A rule of thumb is that the distilling pot needs to be \(30^\text{o} \text{C}\) hotter than the top of the column in order for material to ascend the column. If it is difficult to achieve more than a reflux, the column can be insulated by wrapping it with glass wool then aluminum foil (Figure 5.44b). This allows the column to maintain heat and the sample to remain in the gas phase longer. A small gap can be left in the foil or glass wool if desired to "peek in" on the activity in the column. - Ideally both liquid and gas should be seen in the fractionating column, as the sample needs to undergo many vaporization-condensation events (Figures 5.44 c+d). Droplets of liquid should be seen on the surfaces of the packing material, but there should never by a large pool of liquid. A "river" of liquid traveling up the column is called flooding (Figure 5.45). If a column floods, remove the heat until the liquid drains back into the distilling flask, then resume heating at a gentler rate.
- Cleaning of a fractionating column:
- Vigreux column: rinse with acetone. Don't use a scrub brush or the glass indentations may break.
- Steel wool column. rinse with large amounts of acetone. Don't rinse with water as wet steel will rust over time.
- Glass bead column: rinse with acetone, then replace the glass wool wad to prevent the beads from pouring out when horizontal. Alternatively, pour out the glass beads to be cleaned separately. Be delicate when using a scrub brush on the fractionating column as there are fragile indentations near the bottom joint which can break.
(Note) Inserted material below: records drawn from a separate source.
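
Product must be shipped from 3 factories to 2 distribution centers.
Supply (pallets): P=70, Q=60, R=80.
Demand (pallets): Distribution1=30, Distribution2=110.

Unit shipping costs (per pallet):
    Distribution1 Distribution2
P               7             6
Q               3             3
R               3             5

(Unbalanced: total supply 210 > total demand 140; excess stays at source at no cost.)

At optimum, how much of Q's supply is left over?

0

An optimal plan:
  Q to Distribution2: 60 × 3 = 180
  R to Distribution1: 30 × 3 = 90
  R to Distribution2: 50 × 5 = 250
Total cost = 520.
Q ships 60 of its 60, leaving 0.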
Fractional Distillation Summary
Most comments for a simple distillation apply to fractional as well. The distilling pot will need to be heated more vigorously than with a simple distillation, as there is a greater distance for the vapors to travel before reaching the condenser. |
Commonly the column will need to be insulated to maintain heat: wrap the column (and three-way adapter if desired) in glass wool followed by an outer layer of aluminum foil. | Droplets of liquid should be seen in the fractional column, but there should never be a large pool of liquid (flooding). If the column floods, allow the liquid to drain back into the distilling flask and heat at a gentler rate. |